De uma maneira inconsequente, lunática e bipolar, o mesmo Jair Bolsonaro que pediu às pessoas para não irem às ruas no dia 15 de março se misturou ao povo em frente aos palácios do Planalto e da Alvorada. Tirou fotos, apertou mãos. Esqueceu que ele mesmo fará um novo exame para descartar a presença do vírus que já chegou a 14 dos integrantes da comitiva presidencial que voltou há poucos dias dos Estados Unidos.
Calcula-se que o efeito do coronavírus será devastador. Num país já arrasado pela epidemia do desemprego e da economia sem rumo, o gasto previsto com UTis por conta do coronavírus é de R$ 1 bilhão.

É falta de lucidez, é cegueira voluntária fazer de conta que nada está acontecendo e que o vírus não chegará até nós. Ele já está entre nós, como o mal que causou a cegueira fictícia do livro de Saramago. Lançado em 1995, o romance narrava a cegueira branca que atingia primeiro um homem; depois uma cidade inteira. O governo não se importa e, quando decide agir, as pessoas infectadas são colocadas em uma quarentena com recursos limitado. Viver se torna um desafio.

O livro virou filme, dirigido por Fernando Meirelles. Muita gente assistiu e se apavorou. Saiu do cinema mexido, imaginando como seria viver nessa situação. Foi assim comigo. Achei, ingenuamente, que se tratava apenas de uma metáfora sobre as coisas que estavam no mundo e não queríamos ver. Sobre a cegueira branca diária de todos nós.

Mas era muito mais do que isso. Era a visão do que podemos viver agora. Se não prestarmos atenção, se não nos organizarmos, estaremos fadados ao mesmo destino.
É necessário, portanto, que mantenhamos a lucidez. Que tenhamos discernimento para compreender que não é o caso de nos apavorarmos e ficarmos parados esperando tudo passar. É momento de calma e, se não for pedir demais, é momento de autoridades serenas, que consigam encarar o desafio. Alguns países da Ásia já conseguiram. Os italianos encaram com galhardia e bom-humor o isolamento determinado. Os espanhóis ficam em casa.
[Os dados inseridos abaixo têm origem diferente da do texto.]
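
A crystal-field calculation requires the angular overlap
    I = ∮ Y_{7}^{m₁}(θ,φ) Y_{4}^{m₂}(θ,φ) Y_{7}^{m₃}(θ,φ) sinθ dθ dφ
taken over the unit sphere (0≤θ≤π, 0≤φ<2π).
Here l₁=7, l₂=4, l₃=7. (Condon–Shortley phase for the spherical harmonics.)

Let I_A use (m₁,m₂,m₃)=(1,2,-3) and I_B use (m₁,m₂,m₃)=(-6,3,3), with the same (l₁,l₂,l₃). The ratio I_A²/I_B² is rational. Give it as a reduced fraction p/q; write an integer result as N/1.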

É bonito assistir aos italianos cantando o hino nacional e a belíssima Bela Ciao de suas varandas. Aqui, temos um sistema de saúde pública que garante a todos o atendimento. Esse é nosso diferencial e nossa melhor arma. Um sistema inclusivo que, mesmo depauperado, garante que os menos favorecidos tenham atendimento nos hospitais e nas Unidades de Terapia Intensiva. Em outros países, não é assim. O SUS é a nossa resistência. Precisa ser respeitado.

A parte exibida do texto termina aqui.